# Vegan Gumbo



## powerplantop (Aug 5, 2017)

INGREDIENTS

Roux and veggies
1 cup oil
7 oz flour all purpose
1/2 cup celery chopped
3/4 cup onion diced
3/4 cup bell pepper chopped
1/2 cup green onions chopped
4 cloves garlic chopped

"meat" and seasoning
11 oz gluten Mi Can
14 oz Tofu Andouille
3 Tablespoons  oil
1 Tablespoon Cajun Seasoning Your favorite brand
4 cups vegetable broth
1 can corn 1 15.25 oz can
4 cups Water
1 teaspoon  salt
1 teaspoon  gumbo file
1/2 teaspoon cayenne pepper ground

INSTRUCTIONS
Add 1 Cup of oil and 7oz of flour to a large glass container mix and heat in the microwave for five minutes. Mix and heat again for one minute. Continue doing this a few times until you get close to the color you want then go 30 seconds at a time. When get the color you want add 2 cups of trinity (onion, celery and bell pepper) to sweat the veggies and stop the roux from cooking.

Brown the gluten and sausages in oil on medium high heat.

Add 4 cups vegetable stock, sausages, corn, cajun seasoning and roux to a large pot on high heat. Stir to combine and bring to a boil.

Shred the gluten.

To the pot add enough water to archive the consistency you want.
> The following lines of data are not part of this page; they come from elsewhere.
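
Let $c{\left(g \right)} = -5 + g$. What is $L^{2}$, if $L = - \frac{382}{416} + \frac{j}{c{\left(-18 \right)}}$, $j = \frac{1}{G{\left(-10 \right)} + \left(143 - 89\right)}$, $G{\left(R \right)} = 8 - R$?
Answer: $\frac{1565230969}{1853819136} \approx 0.84433$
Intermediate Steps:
$j = \frac{1}{72}$ ($j = \frac{1}{\left(8 - -10\right) + \left(143 - 89\right)} = \frac{1}{\left(8 + 10\right) + 54} = \frac{1}{18 + 54} = \frac{1}{72} \approx 0.013889$)
$L = - \frac{39563}{43056}$ ($L = - \frac{382}{416} + \frac{1}{72 \left(-5 - 18\right)} = \left(-382\right) \frac{1}{416} + \frac{1}{72 \left(-23\right)} = - \frac{191}{208} + \frac{1}{72} \left(- \frac{1}{23}\right) = - \frac{191}{208} - \frac{1}{1656} = - \frac{39563}{43056} \approx -0.91887$)
$L^{2} = \left(- \frac{39563}{43056}\right)^{2} = \frac{1565230969}{1853819136}$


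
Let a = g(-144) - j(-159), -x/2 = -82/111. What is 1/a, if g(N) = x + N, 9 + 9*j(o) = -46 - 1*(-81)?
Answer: -333/48422 ≈ -0.0068770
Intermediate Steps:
x = 164/111 (x = -(-164)/111 = -2*(-82/111) = 164/111 ≈ 1.4775)
j(o) = 26/9 (j(o) = -1 + (-46 - 1*(-81))/9 = -1 + (-46 + 81)/9 = -1 + (1/9)*35 = -1 + 35/9 = 26/9)
g(N) = 164/111 + N
a = -48422/333 (a = (164/111 - 144) - 1*26/9 = -15820/111 - 26/9 = -48422/333 ≈ -145.41)
1/a = 1/(-48422/333) = -333/48422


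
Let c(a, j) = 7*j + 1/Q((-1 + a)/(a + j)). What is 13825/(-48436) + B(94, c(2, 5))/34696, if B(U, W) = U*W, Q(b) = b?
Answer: -36055859/210066932 ≈ -0.17164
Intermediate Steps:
c(a, j) = 7*j + (a + j)/(-1 + a) (c(a, j) = 7*j + 1/((-1 + a)/(a + j)) = 7*j + (a + j)/(-1 + a))
13825/(-48436) + B(94, c(2, 5))/34696 = 13825/(-48436) + (94*((2 + 5 + 7*5*(-1 + 2))/(-1 + 2)))/34696 = 13825*(-1/48436) + (94*((2 + 5 + 7*5*1)/1))*(1/34696) = -13825/48436 + (94*(1*(2 + 5 + 35)))*(1/34696) = -13825/48436 + (94*(1*42))*(1/34696) = -13825/48436 + (94*42)*(1/34696) = -13825/48436 + 3948*(1/34696) = -13825/48436 + 987/8674 = -36055859/210066932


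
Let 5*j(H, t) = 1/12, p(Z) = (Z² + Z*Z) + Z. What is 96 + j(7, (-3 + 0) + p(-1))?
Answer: 5761/60 ≈ 96.017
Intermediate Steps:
p(Z) = Z + 2*Z² (p(Z) = (Z² + Z²) + Z = 2*Z² + Z = Z + 2*Z²)
j(H, t) = 1/60 (j(H, t) = (⅕)/12 = (⅕)*(1/12) = 1/60)
96 + j(7, (-3 + 0) + p(-1)) = 96 + 1/60 = 5761/60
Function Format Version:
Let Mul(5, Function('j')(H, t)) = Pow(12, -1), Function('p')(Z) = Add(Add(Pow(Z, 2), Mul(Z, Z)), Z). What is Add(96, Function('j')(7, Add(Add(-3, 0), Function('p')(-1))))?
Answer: Rational(5761, 60) ≈ 96.017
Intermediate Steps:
Function('p')(Z) = Add(Z, Mul(2, Pow(Z, 2))) (Function('p')(Z) = Add(Add(Pow(Z, 2), Pow(Z, 2)), Z) = Add(Mul(2, Pow(Z, 2)), Z) = Add(Z, Mul(2, Pow(Z, 2))))
Function('j')(H, t) = Rational(1, 60) (Function('j')(H, t) = Mul(Rational(1, 5), Pow(12, -1)) = Mul(Rational(1, 5), Rational(1, 12)) = Rational(1, 60))
Add(96, Function('j')(7, Add(Add(-3, 0), Function('p')(-1)))) = Add(96, Rational(1, 60)) = Rational(5761, 60)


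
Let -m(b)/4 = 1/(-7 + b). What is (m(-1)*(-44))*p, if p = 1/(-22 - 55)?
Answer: 2/7 ≈ 0.28571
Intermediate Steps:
m(b) = -4/(-7 + b)
p = -1/77 (p = 1/(-77) = -1/77 ≈ -0.012987)
(m(-1)*(-44))*p = (-4/(-7 - 1)*(-44))*(-1/77) = (-4/(-8)*(-44))*(-1/77) = (-4*(-1/8)*(-44))*(-1/77) = ((1/2)*(-44))*(-1/77) = -22*(-1/77) = 2/7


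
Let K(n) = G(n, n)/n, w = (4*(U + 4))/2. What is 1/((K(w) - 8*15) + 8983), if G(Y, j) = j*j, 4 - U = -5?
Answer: 1/8889 ≈ 0.00011250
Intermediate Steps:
U = 9 (U = 4 - 1*(-5) = 4 + 5 = 9)
w = 26 (w = (4*(9 + 4))/2 = (4*13)*(1/2) = 52*(1/2) = 26)
G(Y, j) = j**2
K(n) = n (K(n) = n**2/n = n)
1/((K(w) - 8*15) + 8983) = 1/((26 - 8*15) + 8983) = 1/((26 - 120) + 8983) = 1/(-94 + 8983) = 1/8889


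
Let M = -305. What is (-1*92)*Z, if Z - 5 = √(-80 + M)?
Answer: -460 - 92*I*√385 ≈ -460.0 - 1805.2*I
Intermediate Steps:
Z = 5 + I*√385 (Z = 5 + √(-80 - 305) = 5 + √(-385) = 5 + I*√385 ≈ 5.0 + 19.621*I)
(-1*92)*Z = (-1*92)*(5 + I*√385) = -92*(5 + I*√385) = -460 - 92*I*√385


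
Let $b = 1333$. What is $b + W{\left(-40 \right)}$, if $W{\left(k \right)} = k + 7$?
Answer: $1300$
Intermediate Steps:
$W{\left(k \right)} = 7 + k$
$b + W{\left(-40 \right)} = 1333 + \left(7 - 40\right) = 1333 - 33 = 1300$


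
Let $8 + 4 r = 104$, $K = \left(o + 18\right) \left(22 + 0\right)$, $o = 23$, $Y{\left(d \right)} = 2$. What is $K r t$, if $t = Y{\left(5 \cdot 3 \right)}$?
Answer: $43296$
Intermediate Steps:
$t = 2$
$K = 902$ ($K = \left(23 + 18\right) \left(22 + 0\right) = 41 \cdot 22 = 902$)
$r = 24$ ($r = -2 + \frac{1}{4} \cdot 104 = -2 + 26 = 24$)
$K r t = 902 \cdot 24 \cdot 2 = 21648 \cdot 2 = 43296$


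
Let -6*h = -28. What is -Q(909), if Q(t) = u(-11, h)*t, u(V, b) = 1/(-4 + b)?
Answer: -2727/2 ≈ -1363.5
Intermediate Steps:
h = 14/3 (h = -⅙*(-28) = 14/3 ≈ 4.6667)
Q(t) = 3*t/2 (Q(t) = t/(-4 + 14/3) = t/(⅔) = 3*t/2)
-Q(909) = -3*909/2 = -1*2727/2 = -2727/2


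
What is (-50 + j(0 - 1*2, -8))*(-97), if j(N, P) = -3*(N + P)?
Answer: 1940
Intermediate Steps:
j(N, P) = -3*N - 3*P
(-50 + j(0 - 1*2, -8))*(-97) = (-50 + (-3*(0 - 1*2) - 3*(-8)))*(-97) = (-50 + (-3*(0 - 2) + 24))*(-97) = (-50 + (-3*(-2) + 24))*(-97) = (-50 + (6 + 24))*(-97) = (-50 + 30)*(-97) = -20*(-97) = 1940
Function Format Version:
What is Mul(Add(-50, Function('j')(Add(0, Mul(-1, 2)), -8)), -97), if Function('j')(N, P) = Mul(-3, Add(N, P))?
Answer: 1940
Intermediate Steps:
Function('j')(N, P) = Add(Mul(-3, N), Mul(-3, P))
Mul(Add(-50, Function('j')(Add(0, Mul(-1, 2)), -8)), -97) = Mul(Add(-50, Add(Mul(-3, Add(0, Mul(-1, 2))), Mul(-3, -8))), -97) = Mul(Add(-50, Add(Mul(-3, Add(0, -2)), 24)), -97) = Mul(Add(-50, Add(Mul(-3, -2), 24)), -97) = Mul(Add(-50, Add(6, 24)), -97) = Mul(Add(-50, 30), -97) = Mul(-20, -97) = 1940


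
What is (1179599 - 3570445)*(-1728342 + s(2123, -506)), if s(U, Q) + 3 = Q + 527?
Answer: 4132156522104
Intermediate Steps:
s(U, Q) = 524 + Q (s(U, Q) = -3 + (Q + 527) = -3 + (527 + Q) = 524 + Q)
(1179599 - 3570445)*(-1728342 + s(2123, -506)) = (1179599 - 3570445)*(-1728342 + (524 - 506)) = -2390846*(-1728342 + 18) = -2390846*(-1728324) = 4132156522104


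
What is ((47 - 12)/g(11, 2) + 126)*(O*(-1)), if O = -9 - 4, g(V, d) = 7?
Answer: 1703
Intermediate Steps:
O = -13
((47 - 12)/g(11, 2) + 126)*(O*(-1)) = ((47 - 12)/7 + 126)*(-13*(-1)) = (35*(⅐) + 126)*13 = (5 + 126)*13 = 131*13 = 1703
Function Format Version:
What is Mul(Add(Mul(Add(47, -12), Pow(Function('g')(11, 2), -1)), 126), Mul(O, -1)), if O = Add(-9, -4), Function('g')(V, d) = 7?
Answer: 1703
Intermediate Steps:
O = -13
Mul(Add(Mul(Add(47, -12), Pow(Function('g')(11, 2), -1)), 126), Mul(O, -1)) = Mul(Add(Mul(Add(47, -12), Pow(7, -1)), 126), Mul(-13, -1)) = Mul(Add(Mul(35, Rational(1, 7)), 126), 13) = Mul(Add(5, 126), 13) = Mul(131, 13) = 1703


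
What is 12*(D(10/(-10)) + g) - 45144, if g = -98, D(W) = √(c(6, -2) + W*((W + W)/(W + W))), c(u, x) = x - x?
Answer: -46320 + 12*I ≈ -46320.0 + 12.0*I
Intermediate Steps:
c(u, x) = 0
D(W) = √W (D(W) = √(0 + W*((W + W)/(W + W))) = √(0 + W*((2*W)/((2*W)))) = √(0 + W*((2*W)*(1/(2*W)))) = √(0 + W*1) = √(0 + W) = √W)
12*(D(10/(-10)) + g) - 45144 = 12*(√(10/(-10)) - 98) - 45144 = 12*(√(10*(-⅒)) - 98) - 45144 = 12*(√(-1) - 98) - 45144 = 12*(I - 98) - 45144 = 12*(-98 + I) - 45144 = (-1176 + 12*I) - 45144 = -46320 + 12*I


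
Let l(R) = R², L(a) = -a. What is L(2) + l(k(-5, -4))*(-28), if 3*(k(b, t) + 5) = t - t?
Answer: -702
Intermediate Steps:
k(b, t) = -5 (k(b, t) = -5 + (t - t)/3 = -5 + (⅓)*0 = -5 + 0 = -5)
L(2) + l(k(-5, -4))*(-28) = -1*2 + (-5)²*(-28) = -2 + 25*(-28) = -2 - 700 = -702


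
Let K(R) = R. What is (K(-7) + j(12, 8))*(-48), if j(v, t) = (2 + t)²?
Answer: -4464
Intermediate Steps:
(K(-7) + j(12, 8))*(-48) = (-7 + (2 + 8)²)*(-48) = (-7 + 10²)*(-48) = (-7 + 100)*(-48) = 93*(-48) = -4464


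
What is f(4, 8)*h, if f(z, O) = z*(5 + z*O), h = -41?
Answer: -6068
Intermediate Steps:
f(z, O) = z*(5 + O*z)
f(4, 8)*h = (4*(5 + 8*4))*(-41) = (4*(5 + 32))*(-41) = (4*37)*(-41) = 148*(-41) = -6068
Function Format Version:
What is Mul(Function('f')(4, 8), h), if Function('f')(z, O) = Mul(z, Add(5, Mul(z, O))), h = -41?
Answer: -6068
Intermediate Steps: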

I used 4 Cups.

Add 1 teaspoon salt, 1 teaspoon gumbo file, and 1/2 teaspoon cayenne pepper bring to a slow boil and cook 10 minutes.

Printable recipe here: Vegan / Gout Friendly Gumbo


----------



## buckytom (Aug 5, 2017)

Now this could work.

Vegan meat substitues are notoriously horrible on their own, but in a rich, saucy dish like a gumbo? That's the way to go.

Thanks, p-pop.


----------



## powerplantop (Aug 5, 2017)

buckytom said:


> Now this could work.
> 
> Vegan meat substitues are notoriously horrible on their own, but in a rich, saucy dish like a gumbo? That's the way to go.
> 
> Thanks, p-pop.



Next time I might leave out the meat subs and load it up veggies. I think eggplant and mushrooms would help replace the meat.


----------



## Janet H (Aug 6, 2017)

As a starting place a good gumbo should have okra, imo.  Other veggies will deepen the flavor as well.  Consider adding some dense root veggies like rutabagas and parsnips to give it some "tooth".  While not a fan of meat substitutes in general, I would keep the addition of some veggie sausage (although might reduce the amount).  Somehow Gumbo just needs this...


----------